Provenance: Collection of Garrett Chatfield Pier, New Haven, around 1910.
By descent in the family.
Skinner, Boston, sale of May 14, 1999, Lot 150.
Acquired directly from the above sale.
Private Collection, Washington D.C.
EXHIBITED:
(Possibly) "First Annual Exhibition," New York Watercolor Club, New York, New York, 1890, no. 179.
(Possibly) "Exhibition and Private Sale of Oil Paintings and Watercolors and Pastel Drawings by Childe Hassam," Doll & Richards Gallery, Boston, Massachusetts, 1891, no. 36.
(Possibly) "28th Annual Exhibition," American Watercolor Society, New York, New York, 1895, no. 471.
NOTE:
A pioneering figure of American Impressionism, Frederick Childe Hassam was born in Boston in 1859. His inherent artistic talent first appeared during his early childhood, through the watercolor and drawing lessons he took at school.

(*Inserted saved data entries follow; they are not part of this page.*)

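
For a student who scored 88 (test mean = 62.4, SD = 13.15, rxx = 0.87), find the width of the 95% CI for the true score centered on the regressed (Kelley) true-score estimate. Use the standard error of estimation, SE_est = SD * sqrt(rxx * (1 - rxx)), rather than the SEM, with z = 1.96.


True score estimate = 0.87*88 + 0.13*62.4 = 84.672
SE_est = SD * sqrt(rxx * (1 - rxx)) = 13.15 * sqrt(0.87 * 0.13) = 13.15 * sqrt(0.1131) = 4.42239
CI = T_est +/- z * SE_est, so width = 2 * z * SE_est = 2 * 1.96 * 4.42239
Width = 17.3358

17.3358


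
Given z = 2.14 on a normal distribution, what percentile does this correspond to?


CDF(z) = 0.5 * (1 + erf(z/sqrt(2)))
erf(1.5132) = 0.9676
CDF = 0.9838
Percentile rank = 0.9838 * 100 = 98.38

98.38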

In the early 1880s, Hassam began taking painting classes, though by then his preference for watercolor had overtaken other media. His first solo exhibition was held in 1882, where he exhibited close to fifty watercolors at a gallery in Boston.

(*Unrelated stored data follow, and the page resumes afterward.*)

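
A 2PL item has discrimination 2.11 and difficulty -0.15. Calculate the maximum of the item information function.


For 2PL, max info at theta = b = -0.15
I_max = a^2 / 4 = 2.11^2 / 4
= 4.4521 / 4
I_max = 1.113

1.113


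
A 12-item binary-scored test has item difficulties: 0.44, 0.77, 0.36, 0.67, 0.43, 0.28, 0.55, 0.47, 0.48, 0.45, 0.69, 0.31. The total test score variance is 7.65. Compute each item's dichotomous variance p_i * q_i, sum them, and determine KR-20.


For each item, compute p_i * q_i:
  Item 1: 0.44 * 0.56 = 0.2464
  Item 2: 0.77 * 0.23 = 0.1771
  Item 3: 0.36 * 0.64 = 0.2304
  Item 4: 0.67 * 0.33 = 0.2211
  Item 5: 0.43 * 0.57 = 0.2451
  Item 6: 0.28 * 0.72 = 0.2016
  Item 7: 0.55 * 0.45 = 0.2475
  Item 8: 0.47 * 0.53 = 0.2491
  Item 9: 0.48 * 0.52 = 0.2496
  Item 10: 0.45 * 0.55 = 0.2475
  Item 11: 0.69 * 0.31 = 0.2139
  Item 12: 0.31 * 0.69 = 0.2139
Sum(p_i * q_i) = 0.2464 + 0.1771 + 0.2304 + 0.2211 + 0.2451 + 0.2016 + 0.2475 + 0.2491 + 0.2496 + 0.2475 + 0.2139 + 0.2139 = 2.7432
KR-20 = (k/(k-1)) * (1 - Sum(p_i*q_i) / Var_total)
= (12/11) * (1 - 2.7432/7.65)
= 1.0909 * 0.6414
KR-20 = 0.6997

0.6997


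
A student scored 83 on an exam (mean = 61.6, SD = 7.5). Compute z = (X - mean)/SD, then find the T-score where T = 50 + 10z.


z = (X - mean) / SD = (83 - 61.6) / 7.5
z = 21.4 / 7.5
z = 2.8533
T-score = T = 50 + 10z
Carry z at full precision (z = 21.4 / 7.5) into the conversion:
T-score = 50 + 10 * (21.4 / 7.5) = 50 + 214 / 7.5
T-score = 50 + 28.5333
T-score = 78.5333

78.5333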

While Hassam's New England roots are evident in his body of work, they are never more apparent than in the paintings and watercolors he produced during his trips to the coastal towns of Gloucester, Old Lyme, Newport, and Provincetown. His numerous depictions of Gloucester, the idyllic seaside Massachusetts town, including the present work, are emblematic of his Impressionistic style. "Rain And Mist, Gloucester Harbor," executed circa 1980, features a muted color palette of pale and blues and muted earth tones. A lone sailboat sits delicately on the still surface of the water, its reflection ripples below.
This present work will be included in Stuart P. Feld and Kathleen M. Burnside's forthcoming Catalogue Raisonné of the artist's work. We wish to thank Kathleen M. Burnside for her kind assistance in cataloguing this lot.